BY SAMIRA IBRAHIM
CAIRO, Egypt — In March 2011, Samira Ibrahim was arrested with dozens of other protesters in Tahrir Square and taken to a military facility where so-called “virginity tests” were being administered to detained women. When she was ordered to strip down so that an army doctor could make sure she was a virgin, Ibrahim complied. But that action ignited a firestorm of retaliation that resulted in the 25-year-old suing the Egyptian government for sexual assault and winning. Ibrahim embarked on a mission to change the establishment and she hasn’t quit despite a great deal of public harassment and the loss of her job. Although the doctor who administered the tests was acquitted, Ibrahim’s successful case ended the practice — to the joy of many Egyptians and spectators worldwide. She has been called a radical, a freedom fighter, a feminist, a role model and a hero.

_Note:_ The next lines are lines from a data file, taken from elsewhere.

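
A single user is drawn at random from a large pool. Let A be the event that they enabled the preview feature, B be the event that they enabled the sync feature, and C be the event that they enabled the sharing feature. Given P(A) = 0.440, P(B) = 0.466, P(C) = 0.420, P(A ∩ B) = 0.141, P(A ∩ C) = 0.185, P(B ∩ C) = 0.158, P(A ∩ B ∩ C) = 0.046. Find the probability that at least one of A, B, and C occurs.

0.888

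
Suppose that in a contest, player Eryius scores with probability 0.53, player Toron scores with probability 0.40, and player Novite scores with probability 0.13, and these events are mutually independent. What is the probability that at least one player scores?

0.75466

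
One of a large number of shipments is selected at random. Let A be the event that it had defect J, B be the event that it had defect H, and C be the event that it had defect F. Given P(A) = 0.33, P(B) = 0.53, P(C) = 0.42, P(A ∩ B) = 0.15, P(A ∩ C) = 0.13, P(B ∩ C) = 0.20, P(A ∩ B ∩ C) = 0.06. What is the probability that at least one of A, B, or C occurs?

Apply inclusion-exclusion:
P(A ∪ B ∪ C) = 0.33 + 0.53 + 0.42 − 0.15 − 0.13 − 0.20 + 0.06 = 0.86

0.86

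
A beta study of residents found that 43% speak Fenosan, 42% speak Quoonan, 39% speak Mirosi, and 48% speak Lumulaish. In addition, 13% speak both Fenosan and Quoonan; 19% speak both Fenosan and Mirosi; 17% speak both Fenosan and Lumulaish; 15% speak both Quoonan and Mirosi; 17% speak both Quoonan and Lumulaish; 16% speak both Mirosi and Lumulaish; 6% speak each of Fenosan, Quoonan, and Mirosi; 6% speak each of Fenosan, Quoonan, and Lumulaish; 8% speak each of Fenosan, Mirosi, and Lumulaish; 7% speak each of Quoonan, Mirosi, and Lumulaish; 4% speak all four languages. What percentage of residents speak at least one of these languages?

98%

P(at least one) = 43 + 42 + 39 + 48 − 13 − 19 − 17 − 15 − 17 − 16 + 6 + 6 + 8 + 7 − 4 = 98%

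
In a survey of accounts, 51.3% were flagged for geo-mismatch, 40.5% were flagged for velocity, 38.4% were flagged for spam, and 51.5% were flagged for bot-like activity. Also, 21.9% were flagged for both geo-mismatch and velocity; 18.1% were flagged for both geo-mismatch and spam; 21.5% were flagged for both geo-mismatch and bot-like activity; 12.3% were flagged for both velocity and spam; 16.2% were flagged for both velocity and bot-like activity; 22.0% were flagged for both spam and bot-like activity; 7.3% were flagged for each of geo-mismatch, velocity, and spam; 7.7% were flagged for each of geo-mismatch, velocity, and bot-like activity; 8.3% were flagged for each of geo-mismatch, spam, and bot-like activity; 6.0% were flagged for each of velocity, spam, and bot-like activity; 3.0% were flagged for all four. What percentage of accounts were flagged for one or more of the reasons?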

The virginity test was a nightmare that threatened Egyptian females. It didn’t only threaten those who opposed the authorities, but also those arrested for different reasons, who refused to be subjected to this test, but feared our society and its rules — and feared the authorities. In this society, disclosing anything related to sex is considered an intentional violation of the norms and traditions of our culture. The whole society erupts, refusing to talk about the issue, putting the victim at a disadvantage.

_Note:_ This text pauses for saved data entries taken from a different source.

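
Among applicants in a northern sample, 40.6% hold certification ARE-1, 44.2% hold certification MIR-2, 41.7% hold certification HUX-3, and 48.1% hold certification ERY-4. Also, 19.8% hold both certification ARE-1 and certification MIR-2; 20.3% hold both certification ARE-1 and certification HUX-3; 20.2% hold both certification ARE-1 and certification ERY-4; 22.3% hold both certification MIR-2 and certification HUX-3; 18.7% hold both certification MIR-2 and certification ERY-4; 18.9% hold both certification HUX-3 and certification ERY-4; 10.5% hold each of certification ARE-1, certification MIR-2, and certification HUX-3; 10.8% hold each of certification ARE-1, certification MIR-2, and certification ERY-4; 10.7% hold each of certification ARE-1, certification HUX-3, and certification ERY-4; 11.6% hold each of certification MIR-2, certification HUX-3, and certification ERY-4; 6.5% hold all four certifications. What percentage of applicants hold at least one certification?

91.5%

Apply inclusion-exclusion:
P(at least one) = 40.6 + 44.2 + 41.7 + 48.1 − 19.8 − 20.3 − 20.2 − 22.3 − 18.7 − 18.9 + 10.5 + 10.8 + 10.7 + 11.6 − 6.5 = 91.5%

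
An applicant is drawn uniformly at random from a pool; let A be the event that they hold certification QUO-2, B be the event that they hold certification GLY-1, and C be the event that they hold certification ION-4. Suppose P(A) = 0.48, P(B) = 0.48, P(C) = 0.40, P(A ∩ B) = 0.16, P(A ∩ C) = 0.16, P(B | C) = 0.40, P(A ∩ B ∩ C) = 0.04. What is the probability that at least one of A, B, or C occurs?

P(B ∩ C) = P(C)·P(B|C) = 0.40 × 0.40 = 0.16
Inclusion–exclusion gives
P(A ∪ B ∪ C) = 0.48 + 0.48 + 0.40 − 0.16 − 0.16 − 0.16 + 0.04 = 0.92

0.92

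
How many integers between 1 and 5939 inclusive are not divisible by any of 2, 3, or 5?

1584

Using inclusion–exclusion:
⌊5939/2⌋ + ⌊5939/3⌋ + ⌊5939/5⌋ − ⌊5939/6⌋ − ⌊5939/10⌋ − ⌊5939/15⌋ + ⌊5939/30⌋ = 2969 + 1979 + 1187 − 989 − 593 − 395 + 197 = 4355
5939 − 4355 = 1584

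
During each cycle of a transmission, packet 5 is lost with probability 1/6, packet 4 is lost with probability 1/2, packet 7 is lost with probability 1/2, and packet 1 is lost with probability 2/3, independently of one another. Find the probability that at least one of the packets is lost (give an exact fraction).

67/72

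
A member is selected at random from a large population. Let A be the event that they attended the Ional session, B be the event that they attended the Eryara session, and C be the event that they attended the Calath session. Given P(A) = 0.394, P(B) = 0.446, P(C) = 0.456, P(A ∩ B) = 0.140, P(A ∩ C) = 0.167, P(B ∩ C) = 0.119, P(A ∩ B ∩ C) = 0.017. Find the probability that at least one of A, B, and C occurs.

By inclusion-exclusion,
P(A ∪ B ∪ C) = 0.394 + 0.446 + 0.456 − 0.140 − 0.167 − 0.119 + 0.017 = 0.887

0.887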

When I decided to revolt and expose the virginity tests other girls and I were subjected to at the hands of members of the Egyptian military, it was a challenge not only to society, but also to the Egyptian authorities represented in the military establishment. They are entitled to do what they want, when they want. Nobody blames them because Egyptian society is both patriarchal and fanatic by nature.

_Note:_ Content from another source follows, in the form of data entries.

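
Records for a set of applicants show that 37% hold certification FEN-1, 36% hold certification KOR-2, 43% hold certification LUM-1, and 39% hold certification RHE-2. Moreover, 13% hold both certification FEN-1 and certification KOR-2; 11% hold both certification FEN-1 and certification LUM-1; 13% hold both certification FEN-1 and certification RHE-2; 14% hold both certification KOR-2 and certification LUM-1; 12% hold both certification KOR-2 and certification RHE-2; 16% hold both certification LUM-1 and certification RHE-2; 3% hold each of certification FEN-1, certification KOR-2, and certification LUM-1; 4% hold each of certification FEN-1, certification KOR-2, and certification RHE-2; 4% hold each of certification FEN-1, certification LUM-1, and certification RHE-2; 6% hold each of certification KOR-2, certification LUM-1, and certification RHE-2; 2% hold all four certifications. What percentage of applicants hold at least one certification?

Inclusion–exclusion gives
P(union) = 37 + 36 + 43 + 39 − 13 − 11 − 13 − 14 − 12 − 16 + 3 + 4 + 4 + 6 − 2 = 91%

91%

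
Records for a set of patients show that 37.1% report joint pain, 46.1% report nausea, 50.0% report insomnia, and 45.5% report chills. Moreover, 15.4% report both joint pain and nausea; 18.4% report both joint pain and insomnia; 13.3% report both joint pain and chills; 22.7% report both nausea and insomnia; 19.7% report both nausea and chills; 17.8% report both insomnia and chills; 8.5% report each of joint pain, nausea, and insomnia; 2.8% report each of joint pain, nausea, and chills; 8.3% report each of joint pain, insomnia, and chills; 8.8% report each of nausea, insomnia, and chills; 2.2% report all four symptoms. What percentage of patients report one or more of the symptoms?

97.6%

P(≥1) = 37.1 + 46.1 + 50.0 + 45.5 − 15.4 − 18.4 − 13.3 − 22.7 − 19.7 − 17.8 + 8.5 + 2.8 + 8.3 + 8.8 − 2.2 = 97.6%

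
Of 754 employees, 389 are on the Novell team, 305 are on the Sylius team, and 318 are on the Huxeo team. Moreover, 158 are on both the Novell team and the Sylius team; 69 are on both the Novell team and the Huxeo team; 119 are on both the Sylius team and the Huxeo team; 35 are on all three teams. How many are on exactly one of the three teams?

425

By inclusion–exclusion (exactly-one form):
N(exactly one) = 389 + 305 + 318 − 2·158 − 2·69 − 2·119 + 3·35 = 425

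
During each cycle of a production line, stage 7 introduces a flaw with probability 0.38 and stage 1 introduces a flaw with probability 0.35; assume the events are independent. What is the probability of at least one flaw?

P(none) = (1 − 0.38) × (1 − 0.35) = 0.62 × 0.65 = 0.403
P(at least one) = 1 − 0.403 = 0.597

0.597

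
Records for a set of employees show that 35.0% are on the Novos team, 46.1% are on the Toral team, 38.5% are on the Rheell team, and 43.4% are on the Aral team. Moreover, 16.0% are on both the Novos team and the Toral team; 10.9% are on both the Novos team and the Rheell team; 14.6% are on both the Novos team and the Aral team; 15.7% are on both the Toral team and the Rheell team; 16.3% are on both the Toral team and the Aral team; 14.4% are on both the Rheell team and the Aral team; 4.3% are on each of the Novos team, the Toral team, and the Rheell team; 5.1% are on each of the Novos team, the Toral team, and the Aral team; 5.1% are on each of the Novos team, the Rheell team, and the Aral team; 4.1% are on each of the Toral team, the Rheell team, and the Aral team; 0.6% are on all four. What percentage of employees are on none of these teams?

P(union) = 35.0 + 46.1 + 38.5 + 43.4 − 16.0 − 10.9 − 14.6 − 15.7 − 16.3 − 14.4 + 4.3 + 5.1 + 5.1 + 4.1 − 0.6 = 93.1%
P(none) = 100% − 93.1% = 6.9%

6.9%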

The virginity testing case is a central issue because all parties – the authorities, the society, and the customs inherited over thousands of years — participated in creating an environment in which virginity testing was allowed to happen. I succeeded in obtaining a court ruling that prohibits virginity tests in exceptional and civil courts. Some girls, and the whole society, were surprised by what I did. I became an activist, a voice of opposition to the authorities. I became a well-known young woman on the Egyptian street and an exceptional person among the revolutionary youth. It was because my revolution wasn’t just against our despotic regime. I revolted against patriarchal society and its customs and traditions in order to free myself of these restrictions.
Thus, the virginity test case paved the way for those girls who suffer and have suffered to raise their voices and break the chains of fear. After I was victorious against the fundamentalist society, and the deterioration of authority became centrally represented in the military, the army dispersed our sit-in on March 9. They detained and killed the best of us, the comrades of collective revolutionary struggle, where we had been since January 25, when protests and demonstrations spread all over Egypt, and successfully demanded the fall of Hosni Mubarak and his regime. But then Mubarak returned in the form of the army, which pretended to protect the revolution, but instead led the counter-revolution, violating honor, killing young men, and abrading girls and women, testing — and even violating — their virginity.
The main objective I was after in my revolt, the reason I challenged everyone, was to prevent further violations of women’s bodies through virginity tests. My revolt succeeded in preventing this practice. Yes, I admit, the price I paid for my revolution against society and its traditions was my job and reputation.
My revolution aims to liberate women from the restrictions of society that render us both victims and perpetrators at the same time.